Tim Minchin and Milly Alcock in 'Upright'.

Tim Minchin and Milly Alcock in ‘Upright’ (Photo credit: Mark Rogers).

Dispelling the notion that Foxtel has cut back on its commitment to Australian drama, the pay TV platform is in the hunt for shows that would not appear anywhere else on Australian screens and for a returning series to fill the gap left by A Place to Call Home.

Foxtel has four dramas in development including Lawyer X: The story of Informer 3838, based on the true story of Nicola Gobbo, the criminal barrister who was a police informant from 1995 until 2009 during Melbourne’s gangland wars.

A Place to Call Home was so loved by older audiences, who are under-served in this market, it would be great to find something that hits that mark,” Carly Heaton, Foxtel executive in charge of drama production, tells IF. “There are a few interesting projects floating around but we haven’t yet got one where we say, ‘We can’t not do that.’

“We always want to do high quality Australian drama that’s not being done anywhere else on any network or SVOD service. Relationship dramas that are not being serviced as much on the free-to-airs could find a place with us.”

Director of content Ross Crowley cites HBO’s Big Little Lies and BBC/HBO’s Years and Years as typifying the scale, scope and ambition of the Australian dramas that Foxtel is seeking.

Carly Heaton.

Crowley, Foxtel executive director of TV Brian Walsh and drama executive Lana Greenhalgh evaluate pitches from producers while Heaton focuses on her EP role. She says the volume of pitches dropped after Penny Win stepped down as head of drama, raising fears among some producers that Foxtel was reducing its investment in drama.

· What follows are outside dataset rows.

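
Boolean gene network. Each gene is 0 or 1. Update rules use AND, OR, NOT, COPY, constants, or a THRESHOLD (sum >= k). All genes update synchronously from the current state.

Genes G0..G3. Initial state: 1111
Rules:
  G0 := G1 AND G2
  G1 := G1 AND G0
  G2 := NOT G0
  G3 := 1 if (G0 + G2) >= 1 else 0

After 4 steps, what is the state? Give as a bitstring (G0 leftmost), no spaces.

Step 1: G0=G1&G2=1&1=1 G1=G1&G0=1&1=1 G2=NOT G0=NOT 1=0 G3=(1+1>=1)=1 -> 1101
Step 2: G0=G1&G2=1&0=0 G1=G1&G0=1&1=1 G2=NOT G0=NOT 1=0 G3=(1+0>=1)=1 -> 0101
Step 3: G0=G1&G2=1&0=0 G1=G1&G0=1&0=0 G2=NOT G0=NOT 0=1 G3=(0+0>=1)=0 -> 0010
Step 4: G0=G1&G2=0&1=0 G1=G1&G0=0&0=0 G2=NOT G0=NOT 0=1 G3=(0+1>=1)=1 -> 0011

0011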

But the number has been rising since Foxtel CEO Patrick Delany reaffirmed in an interview with IF that its commitment had not wavered and it would continue to commission four dramas each year.

Heaton served as an EP on Lingo Pictures’ Upright, which launches on Fox Showcase on Sunday December 1 at 8.30 pm, and See-Saw Films’ The End, which will premiere next year..

Both were co-commissions with the UK’s Sky TV. Created by The Chaser’s Chris Taylor and directed by Matt Saville, Upright follows Tim Minchin and Milly Alcock as misfits who meet by chance in the middle of the desert and form a bond in their quest to get a piano from one side of the country a to the other.

Created and written by Samantha Strauss, The End follows three generations of a family with separate but intersecting obsessions – trying to figure out how to die with dignity, live with none and make it count.

The ensemble cast includes Frances O’Connor, The Crown’s Harriet Walter, Morgan Davies, Ingrid Torelli, Noni Hazlehurst, Robyn Nevin and Luke Arnold, directed by Jessica M Thompson and Jonathan Brough.

Harriet Walter and Frances O’Connor.

“The two shows are very different beasts but what they have in common is they tackle some meaty issues in a very entertaining way and have a comedic edge,” Heaton says. Both are open-ended and Foxtel believes they have the potential to become returning series.

Heaton was impressed with Alcock’s work in Foxtel’s Fighting Season and A Place to Call Home and sees her as a break-out star.

Alcock’s audition for Upright was good without being exceptional but as soon as she did a chemistry read with Minchin she nailed the part.

Collaborating with a production company that is yet to be revealed, Foxtel has held a couple of writers’ rooms for Lawyer X, “trying to breaking the back of this massive narrative,” Heaton says. “We know what we’re looking at now with this amazing, unique individual Nicola Gobbo.”

Pre-production is underway on the final 20 episodes of Fremantle’s Wentworth. A drama development exec before she was promoted to her current role, Heaton has also served as an EP on Fighting Season, both editions of Secret City and The Kettering Incident.